ランヌの台詞その2

 今月号のナポレオン漫画ではランヌが梯子をつかんでレーゲンスブルクの城壁に向かおうとする場面があった。曰く「俺が元帥である前に、どれだけ優秀な選抜歩兵か見せてやる!」なんだが、これは例えばランヌの伝記"https://books.google.co.jp/books?id=vAOhVmWJONMC"でも使われている。
 城壁を攻撃すべく志願者を集めて突撃をしたが2回失敗。3回目の志願者を募っても誰も答えなかったのを見て、ランヌは「よかろう、元帥になる前に俺が擲弾兵だったこと、そして今もそうであることをお前らに見せてやる」と叫んだ。そして梯子をつかみ城壁の破口へ向かおうとした。
 慌てて彼を止めたのは副官たち。そのうちの1人は「副官が全員戦死する前にあなたがわずかでもケガを負えば、それは我々にとっての不名誉です」と言ったそうだ(p290-291)。漫画の中にある「我々に赤っ恥をかかせる気ですか」「ちゃんとやるから引っ込んでて下さい!」の部分である。あのシーンがきちんとソースに基づいていることが分かる。
 問題は二次史料であるこの伝記が正確なのか否か。そこでマルボの回想録を調べてみる。というのもこの時期、マルボはランヌの副官を務めていたからだ。実際にMémoires du général Bon de Marbot, II"https://books.google.co.jp/books?id=bj9AAAAAIAAJ"を探すと、ほぼ伝記そのままの文章が見つかる(p133-134)。少なくともこの伝記がソースに当たって記していることは確認できた。
 しかしこれで十分ではない。なにせソースがマルボである。本当にあったことをそのまま書いたという保証はどこにもない。おまけにこの回想録、出版されたのが1891年とランヌが死んだ80年以上も後の本だ。この本をもって大丈夫と結論づけるのはあまりに軽率だろう。もっと他に史料がないか探してみる。

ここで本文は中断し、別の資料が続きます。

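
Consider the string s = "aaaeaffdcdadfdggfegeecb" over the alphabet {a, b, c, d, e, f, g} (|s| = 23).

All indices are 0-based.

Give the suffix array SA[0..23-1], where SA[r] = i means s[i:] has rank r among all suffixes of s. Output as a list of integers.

sorted suffixes:
  #0 SA[0]=0  'aaaeaffdcdadfdggfegeecb'
  #1 SA[1]=1  'aaeaffdcdadfdggfegeecb'
  #2 SA[2]=10  'adfdggfegeecb'
  #3 SA[3]=2  'aeaffdcdadfdggfegeecb'
  #4 SA[4]=4  'affdcdadfdggfegeecb'
  #5 SA[5]=22  'b'
  #6 SA[6]=21  'cb'
  #7 SA[7]=8  'cdadfdggfegeecb'
  #8 SA[8]=9  'dadfdggfegeecb'
  #9 SA[9]=7  'dcdadfdggfegeecb'
  #10 SA[10]=11  'dfdggfegeecb'
  #11 SA[11]=13  'dggfegeecb'
  #12 SA[12]=3  'eaffdcdadfdggfegeecb'
  #13 SA[13]=20  'ecb'
  #14 SA[14]=19  'eecb'
  #15 SA[15]=17  'egeecb'
  #16 SA[16]=6  'fdcdadfdggfegeecb'
  #17 SA[17]=12  'fdggfegeecb'
  #18 SA[18]=16  'fegeecb'
  #19 SA[19]=5  'ffdcdadfdggfegeecb'
  #20 SA[20]=18  'geecb'
  #21 SA[21]=15  'gfegeecb'
  #22 SA[22]=14  'ggfegeecb'

[0, 1, 10, 2, 4, 22, 21, 8, 9, 7, 11, 13, 3, 20, 19, 17, 6, 12, 16, 5, 18, 15, 14]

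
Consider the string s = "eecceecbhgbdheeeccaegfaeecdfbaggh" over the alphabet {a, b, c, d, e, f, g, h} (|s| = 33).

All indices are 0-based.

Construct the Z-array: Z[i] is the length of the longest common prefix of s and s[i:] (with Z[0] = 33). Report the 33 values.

Z[0]=33
i=1: i≥r, start 0; Z[1]=1 extend→box=[1,2)
i=2: i≥r, start 0; Z[2]=0
i=3: i≥r, start 0; Z[3]=0
i=4: i≥r, start 0; Z[4]=3 extend→box=[4,7)
i=5: min(r-i=2, Z[1]=1)=1; Z[5]=1
i=6: min(r-i=1, Z[2]=0)=0; Z[6]=0
i=7: i≥r, start 0; Z[7]=0
i=8: i≥r, start 0; Z[8]=0
i=9: i≥r, start 0; Z[9]=0
i=10: i≥r, start 0; Z[10]=0
i=11: i≥r, start 0; Z[11]=0
i=12: i≥r, start 0; Z[12]=0
i=13: i≥r, start 0; Z[13]=2 extend→box=[13,15)
i=14: min(r-i=1, Z[1]=1)=1; Z[14]=4 extend→box=[14,18)
i=15: min(r-i=3, Z[1]=1)=1; Z[15]=1
i=16: min(r-i=2, Z[2]=0)=0; Z[16]=0
i=17: min(r-i=1, Z[3]=0)=0; Z[17]=0
i=18: i≥r, start 0; Z[18]=0
i=19: i≥r, start 0; Z[19]=1 extend→box=[19,20)
i=20: i≥r, start 0; Z[20]=0
i=21: i≥r, start 0; Z[21]=0
i=22: i≥r, start 0; Z[22]=0
i=23: i≥r, start 0; Z[23]=3 extend→box=[23,26)
i=24: min(r-i=2, Z[1]=1)=1; Z[24]=1
i=25: min(r-i=1, Z[2]=0)=0; Z[25]=0
i=26: i≥r, start 0; Z[26]=0
i=27: i≥r, start 0; Z[27]=0
i=28: i≥r, start 0; Z[28]=0
i=29: i≥r, start 0; Z[29]=0
i=30: i≥r, start 0; Z[30]=0
i=31: i≥r, start 0; Z[31]=0
i=32: i≥r, start 0; Z[32]=0

[33, 1, 0, 0, 3, 1, 0, 0, 0, 0, 0, 0, 0, 2, 4, 1, 0, 0, 0, 1, 0, 0, 0, 3, 1, 0, 0, 0, 0, 0, 0, 0, 0]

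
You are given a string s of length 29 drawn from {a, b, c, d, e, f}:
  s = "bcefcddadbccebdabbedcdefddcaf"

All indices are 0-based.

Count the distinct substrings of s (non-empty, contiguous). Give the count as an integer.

405

rank→(start, suffix):
  0 → (15, 'abbedcdefddcaf')
  1 → (7, 'adbccebdabbedcdefddcaf')
  2 → (27, 'af')
  3 → (16, 'bbedcdefddcaf')
  4 → (9, 'bccebdabbedcdefddcaf')
  5 → (0, 'bcefcddadbccebdabbedcdefddcaf')
  6 → (13, 'bdabbedcdefddcaf')
  7 → (17, 'bedcdefddcaf')
  8 → (26, 'caf')
  9 → (10, 'ccebdabbedcdefddcaf')
  10 → (4, 'cddadbccebdabbedcdefddcaf')
  11 → (20, 'cdefddcaf')
  12 → (11, 'cebdabbedcdefddcaf')
  13 → (1, 'cefcddadbccebdabbedcdefddcaf')
  14 → (14, 'dabbedcdefddcaf')
  15 → (6, 'dadbccebdabbedcdefddcaf')
  16 → (8, 'dbccebdabbedcdefddcaf')
  17 → (25, 'dcaf')
  18 → (19, 'dcdefddcaf')
  19 → (5, 'ddadbccebdabbedcdefddcaf')
  20 → (24, 'ddcaf')
  21 → (21, 'defddcaf')
  22 → (12, 'ebdabbedcdefddcaf')
  23 → (18, 'edcdefddcaf')
  24 → (2, 'efcddadbccebdabbedcdefddcaf')
  25 → (22, 'efddcaf')
  26 → (28, 'f')
  27 → (3, 'fcddadbccebdabbedcdefddcaf')
  28 → (23, 'fddcaf')

SA = [15, 7, 27, 16, 9, 0, 13, 17, 26, 10, 4, 20, 11, 1, 14, 6, 8, 25, 19, 5, 24, 21, 12, 18, 2, 22, 28, 3, 23]
[i] adj suffixes → lcp
  [1] 15/7 → 1 ('a')
  [2] 7/27 → 1 ('a')
  [3] 27/16 → 0 ('')
  [4] 16/9 → 1 ('b')
  [5] 9/0 → 2 ('bc')
  [6] 0/13 → 1 ('b')
  [7] 13/17 → 1 ('b')
  [8] 17/26 → 0 ('')
  [9] 26/10 → 1 ('c')
  [10] 10/4 → 1 ('c')
  [11] 4/20 → 2 ('cd')
  [12] 20/11 → 1 ('c')
  [13] 11/1 → 2 ('ce')
  [14] 1/14 → 0 ('')
  [15] 14/6 → 2 ('da')
  [16] 6/8 → 1 ('d')
  [17] 8/25 → 1 ('d')
  [18] 25/19 → 2 ('dc')
  [19] 19/5 → 1 ('d')
  [20] 5/24 → 2 ('dd')
  [21] 24/21 → 1 ('d')
  [22] 21/12 → 0 ('')
  [23] 12/18 → 1 ('e')
  [24] 18/2 → 1 ('e')
  [25] 2/22 → 2 ('ef')
  [26] 22/28 → 0 ('')
  [27] 28/3 → 1 ('f')
  [28] 3/23 → 1 ('f')

n(n+1)/2 = 29·30/2 = 435
Σ LCP = 0 + 1 + 1 + 0 + 1 + 2 + 1 + 1 + 0 + 1 + 1 + 2 + 1 + 2 + 0 + 2 + 1 + 1 + 2 + 1 + 2 + 1 + 0 + 1 + 1 + 2 + 0 + 1 + 1 = 30
distinct = 435 − 30 = 405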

 ヒントになったのはRocquancourtの書いたCours élémentaire d'art et d'histoire militaires, Tome Troisième."https://books.google.co.jp/books?id=EqUAW1bZ6_IC"だ。同書p333の脚注にランヌに関するこの逸話が紹介されており、そしてありがたいことに引用元がきちんと記されているのだ。つまりペレ将軍のMémoires sur la guerre de 1809, en Allemagneという書物の名が。
 同書"https://books.google.co.jp/books?id=vak7AAAAMAAJ"を見ると確かにランヌの話が載っている。曰く「性急なランヌは彼らに叫んだ。『お前らの元帥がまだ擲弾兵であることをお前らに見せてやる』」(p107)。彼と副官たちの言い争いを見て兵たちは梯子をつかんで突進。ラベドワイエールとマルボを先頭に、擲弾兵たちが後に続いて彼らは城壁によじ登ったという。
 この本の著者ペレはこちらの辞典"https://books.google.co.jp/books?id=S845AAAAcAAJ"によると1779年生まれ。この時期はマセナに従っていたようで、1809年には彼とともに対オーストリア戦役に参加し、エックミュールの戦いなどに参加して大尉から少佐へと昇進している(p324)。現代のwikipediaでは1777年生まれになっている"https://fr.wikipedia.org/wiki/Jean-Jacques_Germain_Pelet-Clozeau"などソースによって記述にずれがあるものの、彼が1809年戦役に参加したことは事実のようだ。
 彼の本が出版されたのは1824年。そして私が探した限り、この逸話に関する最も古い史料はこの本のようである。ペレ自体はレーゲンスブルク攻撃の現場にいた様子はないが、その場にいたマルボが後にマセナの副官になっていることも踏まえるなら、ペレがこの話を知っていた可能性は十分ある。

 それにしても細かい言い回しについては史料ごとに異なるのが面白いところ。ペレとマルボが紹介しているランヌの台詞はそれぞれ異なるし、あるいはThiersのHistoire du Consulat et de l'Empire, Tome Dixième"https://books.google.co.jp/books?id=8tbIP0N2DnUC"にはまた異なる文章がある。即ち「お前らの元帥は、いや元帥なら誰であれ、擲弾兵であることを止めていない点をお前らに見せてやる」(p179)。
 格好いい言葉だから取り上げたくなるのは分かる。ちょっと色をつけたくなる者もいるだろう。でも結局のところ、この話が出てくるのは実際にランヌが死んでから15年後。同時代に語られていた証拠はない。またペレの本でも結局ソースはマルボに由来していると見られるところも問題だ。有名な話であるし、一応マルボは当事者なので一次資料に基づく逸話でもあるんだが、個人的にはそれほど信頼度の高い話ではなさそうに思える。
 もちろん、もっと信頼度の高い史料にこの逸話があれば話は別だが。